Monday, May 18, 2015 10:43 PM, Tim Thompson wrote:
> Now that BIBFRAME production projects are on the horizon, it seems like a
> good time to revisit the issue of provenance and how to track it. I started
> reading a thread on the topic from a few years ago, but was wondering what
> new insights or best practices had emerged since then. The current
> marc2bibframe transformation outputs a single bf:Annotation with
> provenance/revision information, linked only to the bf:Work entity, probably
> only for demonstration purposes, or to keep the results more (human)

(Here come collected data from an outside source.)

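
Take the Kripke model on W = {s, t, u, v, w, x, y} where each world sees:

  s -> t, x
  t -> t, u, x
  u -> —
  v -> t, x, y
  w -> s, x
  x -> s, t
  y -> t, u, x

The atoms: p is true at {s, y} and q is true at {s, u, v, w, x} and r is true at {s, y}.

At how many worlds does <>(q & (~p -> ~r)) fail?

1

s: successors {t, x}; q & (~p -> ~r) there: t:F, x:T. ✓
t: successors {t, u, x}; q & (~p -> ~r) there: t:F, u:T, x:T. ✓
u: no successors, so <>(q & (~p -> ~r)) fails. ✗
v: successors {t, x, y}; q & (~p -> ~r) there: t:F, x:T, y:F. ✓
w: successors {s, x}; q & (~p -> ~r) there: s:T, x:T. ✓
x: successors {s, t}; q & (~p -> ~r) there: s:T, t:F. ✓
y: successors {t, u, x}; q & (~p -> ~r) there: t:F, u:T, x:T. ✓
Satisfying worlds: {s, t, v, w, x, y}.
So <>(q & (~p -> ~r)) fails at the other 1 world.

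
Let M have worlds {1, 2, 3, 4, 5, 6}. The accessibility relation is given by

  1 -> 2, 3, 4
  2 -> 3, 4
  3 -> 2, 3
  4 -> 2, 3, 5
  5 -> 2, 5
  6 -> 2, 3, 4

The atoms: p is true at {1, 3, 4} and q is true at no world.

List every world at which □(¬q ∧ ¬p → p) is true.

1: successors {2, 3, 4}; ¬q ∧ ¬p → p there: 2:F, 3:T, 4:T. ✗
2: successors {3, 4}; ¬q ∧ ¬p → p there: 3:T, 4:T. ✓
3: successors {2, 3}; ¬q ∧ ¬p → p there: 2:F, 3:T. ✗
4: successors {2, 3, 5}; ¬q ∧ ¬p → p there: 2:F, 3:T, 5:F. ✗
5: successors {2, 5}; ¬q ∧ ¬p → p there: 2:F, 5:F. ✗
6: successors {2, 3, 4}; ¬q ∧ ¬p → p there: 2:F, 3:T, 4:T. ✗

{2}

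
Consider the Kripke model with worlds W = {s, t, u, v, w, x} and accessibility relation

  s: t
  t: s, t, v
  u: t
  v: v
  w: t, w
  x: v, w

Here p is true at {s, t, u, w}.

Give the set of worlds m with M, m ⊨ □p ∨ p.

{s, t, u, w}

s: □p is T, p is T. ✓
t: □p is F, p is T. ✓
u: □p is T, p is T. ✓
v: □p is F, p is F. ✗
w: □p is T, p is T. ✓
x: □p is F, p is F. ✗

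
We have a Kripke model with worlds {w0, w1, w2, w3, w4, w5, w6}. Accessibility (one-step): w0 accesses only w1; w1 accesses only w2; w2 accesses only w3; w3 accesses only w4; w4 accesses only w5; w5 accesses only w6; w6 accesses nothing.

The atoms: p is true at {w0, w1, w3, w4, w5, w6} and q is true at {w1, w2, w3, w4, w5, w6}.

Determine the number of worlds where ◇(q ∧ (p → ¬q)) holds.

w0: successors {w1}; q ∧ (p → ¬q) there: w1:F. ✗
w1: successors {w2}; q ∧ (p → ¬q) there: w2:T. ✓
w2: successors {w3}; q ∧ (p → ¬q) there: w3:F. ✗
w3: successors {w4}; q ∧ (p → ¬q) there: w4:F. ✗
w4: successors {w5}; q ∧ (p → ¬q) there: w5:F. ✗
w5: successors {w6}; q ∧ (p → ¬q) there: w6:F. ✗
w6: no successors, so ◇(q ∧ (p → ¬q)) fails. ✗
Satisfying worlds: {w1}.

1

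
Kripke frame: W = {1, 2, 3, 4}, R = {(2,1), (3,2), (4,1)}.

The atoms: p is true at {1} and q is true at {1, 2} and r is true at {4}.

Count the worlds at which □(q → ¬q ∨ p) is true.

3

1: no successors, so □(q → ¬q ∨ p) holds vacuously. ✓
2: successors {1}; q → ¬q ∨ p there: 1:T. ✓
3: successors {2}; q → ¬q ∨ p there: 2:F. ✗
4: successors {1}; q → ¬q ∨ p there: 1:T. ✓
Satisfying worlds: {1, 2, 4}.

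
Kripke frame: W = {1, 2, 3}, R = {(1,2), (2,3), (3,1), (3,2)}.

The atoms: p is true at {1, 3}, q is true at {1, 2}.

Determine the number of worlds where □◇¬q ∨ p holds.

1: □◇¬q is T, p is T. ✓
2: □◇¬q is F, p is F. ✗
3: □◇¬q is F, p is T. ✓
Satisfying worlds: {1, 3}.

2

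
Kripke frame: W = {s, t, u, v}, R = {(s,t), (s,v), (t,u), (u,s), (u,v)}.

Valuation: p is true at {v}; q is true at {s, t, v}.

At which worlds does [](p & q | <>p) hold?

s: successors {t, v}; p & q | <>p there: t:F, v:T. ✗
t: successors {u}; p & q | <>p there: u:T. ✓
u: successors {s, v}; p & q | <>p there: s:T, v:T. ✓
v: no successors, so [](p & q | <>p) holds vacuously. ✓

{t, u, v}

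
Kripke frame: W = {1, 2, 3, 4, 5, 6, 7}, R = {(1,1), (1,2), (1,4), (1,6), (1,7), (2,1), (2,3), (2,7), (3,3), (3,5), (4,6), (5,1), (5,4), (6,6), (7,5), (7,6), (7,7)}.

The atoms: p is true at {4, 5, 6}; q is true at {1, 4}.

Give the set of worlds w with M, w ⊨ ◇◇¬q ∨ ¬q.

1: ◇◇¬q is T, ¬q is F. ✓
2: ◇◇¬q is T, ¬q is T. ✓
3: ◇◇¬q is T, ¬q is T. ✓
4: ◇◇¬q is T, ¬q is F. ✓
5: ◇◇¬q is T, ¬q is T. ✓
6: ◇◇¬q is T, ¬q is T. ✓
7: ◇◇¬q is T, ¬q is T. ✓

{1, 2, 3, 4, 5, 6, 7}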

> <http://bibframe.org/resources/XYm1431979154/9057891annotation21> a
> bf:Annotation ;
> bf:annotates <http://bibframe.org/resources/XYm1431979154/9057891> ;
> bf:changeDate "2015-05-07T16:06" ;
> <http://bibframe.org/resources/XYm1431979154/9057891.marcxml.xml> ;
> <http://id.loc.gov/vocabulary/descriptionConventions/rda> ;
> bf:descriptionLanguage <http://id.loc.gov/vocabulary/languages/eng> ;
> bf:descriptionSource <http://id.loc.gov/vocabulary/organizations/njp> ;
> bf:generationProcess "DLC transform-tool:2015-01-16-T11:00:00" .
I have a problem with the provenance statement above. In my opinion this kind of provenance only makes sense when the data is stored in the BIBFRAME format. Depending on what system you envision to store your data, that might or might not be true.
In many cases systems use an internal data format (IDF) and when needed the data is converted to the requested exchange format, be it MARC 21, MARCXML, BIBFRAME, some-other-kind-of-RDF-e.g.-RDA, ... In that case I'd have a provenance chain
<http://example.org/bibframe/123456> bf:derivedFrom <http://example.org/internal/123456> .
<http://example.org/internal/123456> bf:derivedFrom <http://example.org/marcxml/123456> .
Would it in your opinion make sense to publish the complete provenance chain?
(As an aside, to me the same discussion applies to the new MARC 21 field 884 )
> At production scale, however, it seems the kind of provenance data we record
> should be more robust and systematic. So, what should be the scale and focus
> of our provenance data be? Named graphs? Individual triples?
That depends on how your data is handled. You always give provenance for a graph. That graph might be a single triple, or the complete graphiphication of a record. Since you always need a handle for the provenance (what resource does the provenance apply to), you could do that by creating a named graph or if it's only for a single triple you could do it with (ugly) reification. Both methods have their pros and cons.
> Do we need to
> repeat the same provenance data for every statement in a description set (e.g.,
> bf:descriptionLanguage, bf:descriptionSource), given that some statements are
> more "trivial" than others? What's the most appropriate structure/vocabulary
> for making assertions about provenance? It seems that Annotations might not
> be the most appropriate, for example (the Open Annotation spec stresses the
> importance of provenance for Annotations themselves). Is PROVO-O a
> good fit, or do we need something more domain specific?
We shouldn't reinvent the wheel. I'd say that PROV is the way to go.